Claim: The Senate Finance Committee bill would raise taxes on those who deduct medical expenses on their tax returns.

If you itemize on your tax return, you can deduct the amount by which your annual medical care expenses exceeds 7.5 percent of your adjusted gross income. In 2007, nearly 11 million taxpayers — most of them with incomes under $75,000 — took deductions for medical expenses. This tax break costs the Treasury about nearly $9 billion a year and is a potential source of the money needed to pay for providing health insurance to the uninsured. But if the tax break were curtailed, some people with extraordinarily high medical costs would be forced to pay higher taxes in order to help subsidize other needy people.

Fact or fiction?
Fact.
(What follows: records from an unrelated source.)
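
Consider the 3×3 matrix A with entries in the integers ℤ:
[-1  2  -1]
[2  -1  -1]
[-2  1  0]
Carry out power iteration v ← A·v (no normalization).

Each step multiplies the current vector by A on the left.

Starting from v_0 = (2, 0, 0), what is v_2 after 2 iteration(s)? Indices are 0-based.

v_2 = (14, -4, 8)

v_0 = (2, 0, 0).
v_1 = A·v_0 = (-2, 4, -4).
v_2 = A·v_1 = (14, -4, 8).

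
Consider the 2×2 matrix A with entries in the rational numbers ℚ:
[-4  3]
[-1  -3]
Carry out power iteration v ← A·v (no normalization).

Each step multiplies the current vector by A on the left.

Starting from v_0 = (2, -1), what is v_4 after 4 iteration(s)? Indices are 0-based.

v_0 = (2, -1).
v_1 = A·v_0 = (-11, 1).
v_2 = A·v_1 = (47, 8).
v_3 = A·v_2 = (-164, -71).
v_4 = A·v_3 = (443, 377).

v_4 = (443, 377)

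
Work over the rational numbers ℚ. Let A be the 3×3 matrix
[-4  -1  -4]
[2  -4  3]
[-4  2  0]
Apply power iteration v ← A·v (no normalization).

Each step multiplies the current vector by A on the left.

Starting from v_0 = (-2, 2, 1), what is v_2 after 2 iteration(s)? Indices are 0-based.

v_0 = (-2, 2, 1).
v_1 = A·v_0 = (2, -9, 12).
v_2 = A·v_1 = (-47, 76, -26).

v_2 = (-47, 76, -26)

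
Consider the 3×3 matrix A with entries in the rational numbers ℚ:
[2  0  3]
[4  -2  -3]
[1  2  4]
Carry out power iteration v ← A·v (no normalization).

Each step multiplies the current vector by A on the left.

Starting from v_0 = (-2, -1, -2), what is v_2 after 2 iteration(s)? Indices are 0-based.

v_0 = (-2, -1, -2).
v_1 = A·v_0 = (-10, 0, -12).
v_2 = A·v_1 = (-56, -4, -58).

v_2 = (-56, -4, -58)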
Senate Finance Committee Chairman Max Baucus, D-Mont., proposes to change the tax law, starting in 2013, so that people could deduct medical expenses only if they exceeded 10 percent of adjusted gross income. This would raise income taxes by nearly $22 billion between 2013 and 2019. An analysis by the non-partisan Joint Committee on Taxation found more than half the impact of this tax increase would be on people age 65 or older. Taxpayers under $75,000 would bear about half the cost of the tax hike. But Baucus said Tuesday his proposed tax increase "was something that was, frankly, put together pretty quickly to satisfy other [revenue] needs," and said that he was open to finding ways to soften its impact on senior citizens.